I don’t care if First Man was filmed before red caps became equated with Presidon’t, which it wasn’t, but if Ridley Scott could reshoot an entire movie with a different actor after one of the best actors of our time got accused of sexual misconduct and was not yet charged with a crime, you can reshoot one single fucking scene and use a different hat! I don’t care if the hat was blank and had no writing or images on it. It was still red. In 2018, we knew what that meant on an instinctual level, and even at an early point in 2019, it has become the subject of too many criminal investigations to not matter. If Chazelle is supposed to be a visual artist, he should have a passing familiarity with the icons of our time and their meaning. Chazelle has failed and needs to do better if he did not recognize how volatile placing a red hat in the denouement would be. The worst-case scenario is that it was a wink of support, which I don’t believe.

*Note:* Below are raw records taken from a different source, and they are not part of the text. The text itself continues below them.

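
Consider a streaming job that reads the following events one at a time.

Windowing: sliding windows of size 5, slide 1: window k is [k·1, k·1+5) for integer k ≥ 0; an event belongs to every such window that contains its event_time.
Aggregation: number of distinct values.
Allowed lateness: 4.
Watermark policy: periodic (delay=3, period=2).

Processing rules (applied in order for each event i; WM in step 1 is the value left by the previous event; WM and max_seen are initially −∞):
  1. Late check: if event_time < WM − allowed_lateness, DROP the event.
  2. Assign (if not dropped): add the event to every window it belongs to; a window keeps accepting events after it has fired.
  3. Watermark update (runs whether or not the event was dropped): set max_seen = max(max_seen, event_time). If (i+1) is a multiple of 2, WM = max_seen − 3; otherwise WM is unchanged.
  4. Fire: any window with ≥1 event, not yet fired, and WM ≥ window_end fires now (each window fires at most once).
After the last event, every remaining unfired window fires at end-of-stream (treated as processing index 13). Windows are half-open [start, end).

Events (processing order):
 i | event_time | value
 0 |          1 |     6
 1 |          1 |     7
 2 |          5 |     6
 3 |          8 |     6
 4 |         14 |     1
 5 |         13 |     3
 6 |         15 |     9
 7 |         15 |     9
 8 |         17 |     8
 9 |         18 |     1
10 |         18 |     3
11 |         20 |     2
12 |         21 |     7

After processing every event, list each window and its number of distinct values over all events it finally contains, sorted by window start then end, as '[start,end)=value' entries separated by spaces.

[0,5)=2 [1,6)=2 [2,7)=1 [3,8)=1 [4,9)=1 [5,10)=1 [6,11)=1 [7,12)=1 [8,13)=1 [9,14)=1 [10,15)=2 [11,16)=3 [12,17)=3 [13,18)=4 [14,19)=4 [15,20)=4 [16,21)=4 [17,22)=5 [18,23)=4 [19,24)=2 [20,25)=2 [21,26)=1

i=0 t=1 v=6: → [1,6),[0,5); WM=−∞
i=1 t=1 v=7: → [1,6),[0,5); WM=-2
i=2 t=5 v=6: → [5,10),[4,9),[3,8),[2,7),[1,6); WM=-2
i=3 t=8 v=6: → [8,13),[7,12),[6,11),[5,10),[4,9); WM=5; [0,5) fires=2
i=4 t=14 v=1: → [14,19),[13,18),[12,17),[11,16),[10,15); WM=5
i=5 t=13 v=3: → [13,18),[12,17),[11,16),[10,15),[9,14); WM=11; [1,6) fires=2 [2,7) fires=1 [3,8) fires=1 [4,9) fires=1 [5,10) fires=1 [6,11) fires=1
i=6 t=15 v=9: → [15,20),[14,19),[13,18),[12,17),[11,16); WM=11
i=7 t=15 v=9: → [15,20),[14,19),[13,18),[12,17),[11,16); WM=12; [7,12) fires=1
i=8 t=17 v=8: → [17,22),[16,21),[15,20),[14,19),[13,18); WM=12
i=9 t=18 v=1: → [18,23),[17,22),[16,21),[15,20),[14,19); WM=15; [8,13) fires=1 [9,14) fires=1 [10,15) fires=2
i=10 t=18 v=3: → [18,23),[17,22),[16,21),[15,20),[14,19); WM=15
i=11 t=20 v=2: → [20,25),[19,24),[18,23),[17,22),[16,21); WM=17; [11,16) fires=3 [12,17) fires=3
i=12 t=21 v=7: → [21,26),[20,25),[19,24),[18,23),[17,22); WM=17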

Also Chazelle gave audiences an unfortunate opportunity to compare the poignancy of one scene with real film masters when a couple of people are separated by a glass partition. One of Hirokazu Koreeda’s lesser works, The Third Murder, involves a professional relationship, and Barry Jenkins’ most recent masterpiece, If Beale Street Could Talk, occurs between lovers. To be fair, these movies spend a lot of time with each pair separated. Chazelle decided to take an ahistorical route to create this moment. Visually and emotionally this moment is flat in First Man whereas these moments are showstoppers and imbued with feeling in Koreeda and Jenkins’ films. Chazelle is on his third movie. His style should be recognizable and mesmerizing by now, but he is inconsistent and has not completely found his signature style.
First Man fails at empathizing with human emotions, but excels at making viewers feel the tactile exposure to the extreme and precarious life of a space pioneer. You will leave in awe of what men can accomplish with so little, but also wonder if the filmmakers extrapolated the wrong take away lessons from this moment in time.